Over the past five yeas, the audience for “The Simpsons” has fallen by 20%. In this writers’ opinion, the show, probably should have ended with the successful movie. That is for fans to debate, not shareholders. Now it looks like shareholders may be having the final say, and not fans.
A decision deadline has been set for today.
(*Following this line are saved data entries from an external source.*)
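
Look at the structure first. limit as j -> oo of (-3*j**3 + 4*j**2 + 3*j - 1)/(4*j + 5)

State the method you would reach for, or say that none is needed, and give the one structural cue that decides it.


Diagnosis: dominant-term comparison — divide by the highest power of j present: lower-order terms vanish and the dominant ratio remains. Viewed as a single quotient this is an ∞/∞ form — an at-infinity application of l'Hôpital's rule would also resolve it; comparing leading growth reads the answer without differentiating.


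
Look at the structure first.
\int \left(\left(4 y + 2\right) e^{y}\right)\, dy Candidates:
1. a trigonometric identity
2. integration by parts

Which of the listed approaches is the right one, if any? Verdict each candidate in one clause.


Technique: integration by parts — the integrand splits as 4 y + 2 times e^{y} — repeatedly differentiating the polynomial part kills it, which is the parts ladder.
- a trigonometric identity — with no trigonometric functions present, identity rewriting has no target.
- integration by parts — applicable, and directly so.


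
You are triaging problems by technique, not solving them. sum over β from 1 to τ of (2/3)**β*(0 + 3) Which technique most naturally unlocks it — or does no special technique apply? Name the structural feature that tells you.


Best approach: the geometric series formula — term-over-term division gives 2/3 every time — index-free ratio, geometric sum formula applies.


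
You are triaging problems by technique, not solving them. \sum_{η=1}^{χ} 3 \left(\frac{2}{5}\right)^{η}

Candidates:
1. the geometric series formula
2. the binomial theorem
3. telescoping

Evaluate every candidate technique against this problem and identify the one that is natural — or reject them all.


Technique: the geometric series formula — each term is \frac{2}{5} times the previous one, so the geometric-series formula applies directly.
- the geometric series formula: applies; the problem has the shape this method handles.
- the binomial theorem — no binomial coefficients pair up with complementary powers here.
- telescoping — in the displayed form, no term reappears at a neighboring index to cancel against.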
In a statement, 20th Century Fox said, “We are hopeful that we can reach an agreement with the voice cast that allows ‘The Simpson’ to go on entertaining audiences with original episodes for many years to come.” If nothing comes to fruition by today, perhaps Bart will have slung his last slingshot, and Homer will have eaten his last doughnut.
That may make Simpsons fans, say “d’oh!,” but shareholders might say, “Woohoo!”
It may actually be a “S-M-R-T”, I mean “S-M-A-R-T” decision for the company.
Traders who believe that Simpsons episodes will end when the contract runs up might want to consider the following trades:
- That additional $750 million boost to the company could be used for buybacks, a dividend increase or developing further shows. This could be positive for News. Corp shares.
Traders who believe that Simpsons episodes will continue on may consider alternate positions:
- Go short News. Corp, long boredom. The Simpsons has not been funny in years, and there are only so many times we can see Homer strangle Bart, or Bart and Milhouse get into trouble.